Postdocs and Researchers at the University of Washington are days away from our strike date, June 7. We love our research and we don’t want to go on strike, but if UW leaves us no choice, then we have to stand up for ourselves because, like every worker in the state of Washington, we deserve a living wage.
I’m a Postdoctoral Scholar in Mechanical Engineering, and I study how microplastic particles are mixed in the surface layer of the ocean. I love my work. But my wages aren’t keeping up with rent and costs of living. You might not have heard of a Postdoc before, but you're likely familiar with the struggle if you're one of the millions of employees statewide who also need help staying afloat while the costs of living increase.
And yet, for months during contract negotiations the UW Administration has tried every trick in the book to avoid “tethering” our pay to the state’s living wage standards—even bargaining in bad faith and trying to get the state Department of Labor & Industries to go along with their declaration that the law didn’t apply to us, which didn’t work. Making matters worse, the Administration recently told me and a group of my colleagues that they have a “philosophical difference” regarding the law that says we should be paid a living wage.
My colleagues and I are fighting this, and we are sounding the alarm because if UW—the largest public employer in the state—can get away with this, then it sets a dangerous precedent for all workers. Living wage laws only work if everyone plays by the rules.
We are proud to live in Washington, a state in which workers have fought for and won high wage standards that have changed the national landscape. We led the nation in the Fight for $15, and then again passed a statewide ballot measure that established a minimum wage for all workers.
Living wage standards also apply to salaried workers like me. We are proud that our Governor, many other lawmakers at all levels of government, our state labor movement, and major community leaders have been full-throated supporters of these laws. These efforts have started to block the historic erosion of minimum wage standards that rapidly declined over multiple decades. In the 1970s, for example, over 60% of full-time salaried workers earned above the overtime salary threshold. Now it’s only about 10%.
It’s therefore especially egregious that President Ana Mari Cauce told L&I that the state of Washington was an “outlier” state, and that UW should only be expected to pay us as much as other states but not more. We think our state history has shown that it’s good to be an outlier, and we applaud our state for working hard to ensure everyone is paid a living wage. It’s good for workers and it spurs economic growth. If anything, we should actively be urging the rest of the country to keep up, rather than looking for loopholes to keep wages down.

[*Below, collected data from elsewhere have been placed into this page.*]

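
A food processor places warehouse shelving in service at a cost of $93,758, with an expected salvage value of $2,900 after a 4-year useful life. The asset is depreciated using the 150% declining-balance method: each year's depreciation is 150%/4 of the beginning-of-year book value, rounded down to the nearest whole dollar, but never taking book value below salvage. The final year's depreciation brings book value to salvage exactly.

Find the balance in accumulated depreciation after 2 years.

Depreciable base = $93,758 − $2,900 = $90,858.
Year 1: ⌊$93,758 × 150%/4⌋ = $35,159. Book value $58,599.
Year 2: ⌊$58,599 × 150%/4⌋ = $21,974. Book value $36,625.
Accumulated through year 2 = $93,758 − $36,625 = $57,133.

$57,133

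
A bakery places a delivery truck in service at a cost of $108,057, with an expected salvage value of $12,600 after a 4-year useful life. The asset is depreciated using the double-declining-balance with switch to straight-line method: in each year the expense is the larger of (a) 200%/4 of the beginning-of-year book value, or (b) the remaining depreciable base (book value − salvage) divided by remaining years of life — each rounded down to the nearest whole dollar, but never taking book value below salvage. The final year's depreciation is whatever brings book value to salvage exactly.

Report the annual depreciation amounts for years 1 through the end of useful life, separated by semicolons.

$54,028; $27,014; $13,507; $908

Depreciable base = $108,057 − $12,600 = $95,457.
Year 1: DB = ⌊$108,057 × 200%/4⌋ = $54,028; SL = ⌊$95,457/4⌋ = $23,864 → take DB $54,028. Book value $54,029.
Year 2: DB = ⌊$54,029 × 200%/4⌋ = $27,014; SL = ⌊$41,429/3⌋ = $13,809 → take DB $27,014. Book value $27,015.
Year 3: DB = ⌊$27,015 × 200%/4⌋ = $13,507; SL = ⌊$14,415/2⌋ = $7,207 → take DB $13,507. Book value $13,508.
Year 4 (final): $13,508 − $12,600 = $908. Book value $12,600.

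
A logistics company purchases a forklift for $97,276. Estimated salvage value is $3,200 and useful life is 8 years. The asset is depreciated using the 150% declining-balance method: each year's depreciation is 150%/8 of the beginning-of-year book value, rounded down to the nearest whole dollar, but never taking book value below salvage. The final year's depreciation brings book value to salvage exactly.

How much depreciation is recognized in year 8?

$19,541

Depreciable base = $97,276 − $3,200 = $94,076.
Year 1: ⌊$97,276 × 150%/8⌋ = $18,239. Book value $79,037.
Year 2: ⌊$79,037 × 150%/8⌋ = $14,819. Book value $64,218.
Year 3: ⌊$64,218 × 150%/8⌋ = $12,040. Book value $52,178.
Year 4: ⌊$52,178 × 150%/8⌋ = $9,783. Book value $42,395.
Year 5: ⌊$42,395 × 150%/8⌋ = $7,949. Book value $34,446.
Year 6: ⌊$34,446 × 150%/8⌋ = $6,458. Book value $27,988.
Year 7: ⌊$27,988 × 150%/8⌋ = $5,247. Book value $22,741.
Year 8 (final): $22,741 − $3,200 = $19,541. Book value $3,200.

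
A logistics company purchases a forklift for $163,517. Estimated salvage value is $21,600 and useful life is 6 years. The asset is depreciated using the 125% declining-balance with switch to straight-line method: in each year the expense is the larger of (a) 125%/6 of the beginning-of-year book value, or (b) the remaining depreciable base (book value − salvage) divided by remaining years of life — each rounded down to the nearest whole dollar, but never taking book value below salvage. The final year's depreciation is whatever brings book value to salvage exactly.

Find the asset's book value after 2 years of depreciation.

$102,483

Depreciable base = $163,517 − $21,600 = $141,917.
Year 1: DB = ⌊$163,517 × 125%/6⌋ = $34,066; SL = ⌊$141,917/6⌋ = $23,652 → take DB $34,066. Book value $129,451.
Year 2: DB = ⌊$129,451 × 125%/6⌋ = $26,968; SL = ⌊$107,851/5⌋ = $21,570 → take DB $26,968. Book value $102,483.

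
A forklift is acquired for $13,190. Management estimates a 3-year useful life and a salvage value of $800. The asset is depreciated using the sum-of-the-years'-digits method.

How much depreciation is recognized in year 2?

Depreciable base = $13,190 − $800 = $12,390.
Sum of the years' digits = 3+2+1 = 6.
Year 1: $12,390 × 3/6 = $6,195. Book value $6,995.
Year 2: $12,390 × 2/6 = $4,130. Book value $2,865.

$4,130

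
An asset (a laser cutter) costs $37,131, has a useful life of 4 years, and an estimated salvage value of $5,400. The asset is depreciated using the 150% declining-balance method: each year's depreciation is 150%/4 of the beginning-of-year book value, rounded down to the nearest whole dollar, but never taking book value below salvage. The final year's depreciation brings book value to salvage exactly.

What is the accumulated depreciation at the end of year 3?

Depreciable base = $37,131 − $5,400 = $31,731.
Year 1: ⌊$37,131 × 150%/4⌋ = $13,924. Book value $23,207.
Year 2: ⌊$23,207 × 150%/4⌋ = $8,702. Book value $14,505.
Year 3: ⌊$14,505 × 150%/4⌋ = $5,439. Book value $9,066.
Accumulated through year 3 = $37,131 − $9,066 = $28,065.

$28,065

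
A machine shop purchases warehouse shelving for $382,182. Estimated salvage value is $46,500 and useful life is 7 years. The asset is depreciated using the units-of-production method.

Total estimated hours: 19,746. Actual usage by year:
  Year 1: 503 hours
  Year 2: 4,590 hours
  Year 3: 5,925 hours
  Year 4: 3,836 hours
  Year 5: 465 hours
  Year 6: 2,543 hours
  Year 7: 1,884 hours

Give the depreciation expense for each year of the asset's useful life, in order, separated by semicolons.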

Now that UW knows they can’t get away with just evading the law, they are beginning to claim they have “philosophical differences” with it. Instead of bringing us up to the minimum wage salary threshold, UW wants to keep our pay low and force Postdocs to track hours for overtime pay.
But UW knows that hours-tracking is not compatible with our workforce and the nature of research work. Recently, 89 UW faculty members delivered a letter to UW administration making that point: requiring Postdocs to track their hours would be bad for science and bad for the UW.
We are willing to take action because we know that good policy needs enforcement, and sometimes when employers don’t behave well we need to walk out and withhold our labor to stop them. Amazon workers have done this, and tens of thousands of academic workers at the University of California, the University of Michigan, and Rutgers University have done the same in recent months.
UW has an opportunity to avert a strike by agreeing to pay us a living wage: it’s the right thing to do, and we won’t settle for less.
Luci Baker is a Postdoctoral Scholar in Mechanical Engineering at the University of Washington.